Emailing T between sessions


You can set a boundry for yourself to include a limit of no more than 1 email per session, a word limit on the email (most programs have a word count app in them) keeping it short, like no more than 1/2 page, and use bullets where possible to make it easy to read. So, while my boundary is 1 isn't every week, it's more like every 2 or three.....and I don't expect a reply until we meet again. Set your expectations high for yourself.....and keep the writing to a minimum, and stick by the boundary you set so you don't feel guilty. You might want to create a boundary and run it by your make sure your boundary works for her too. You could also consider jotting down things that were important the last 5 minutes......owning the big points of therapy, practicing strategies for the memory issues-I will take notes in my phone if we have a schedule change or I need to remember to work on something....or need to write myself a note about something I want to remember...I stop what we are doing and put it in the phone right then. My T will spend a lot of time doing grounding work if I'm wasting a lot of time in therapy dissociating...and I don't think therapy, from my own experience, does much good if you are consistently dissociating......that means you aren't feeling safe......does she stop and work on grounding techniques or redirect the conversation to something less threatening?

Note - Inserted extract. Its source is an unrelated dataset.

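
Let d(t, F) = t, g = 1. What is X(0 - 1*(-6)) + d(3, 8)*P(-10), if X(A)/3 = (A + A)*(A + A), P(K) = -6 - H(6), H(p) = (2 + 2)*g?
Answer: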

Thanks @TruthSeeker . The emailing thing hasn't worked out for me. It just makes me beyond anxious and terrified. So I've stopped. It's too much to cope with.
Maybe we'll revisit it again in the future when I'm more able to manage.

Yes, she has taken time to ask about my disassociating and what I need. She spends the last few minutes making sure I'm ok to go. We're doing it online, have been since March, and she'll spend a couple more minutes just checking I'm ok before we switch off. Most she has go over the time is 2 minutes.
I do think she and I are working well together. I can see change and progress.
Glad to hear it's working for you. When I stress over decisions like the one you've been working, and actually make a decision like you have, I usually feel empowered when my stress level goes down as a result of problem solving. Way to go!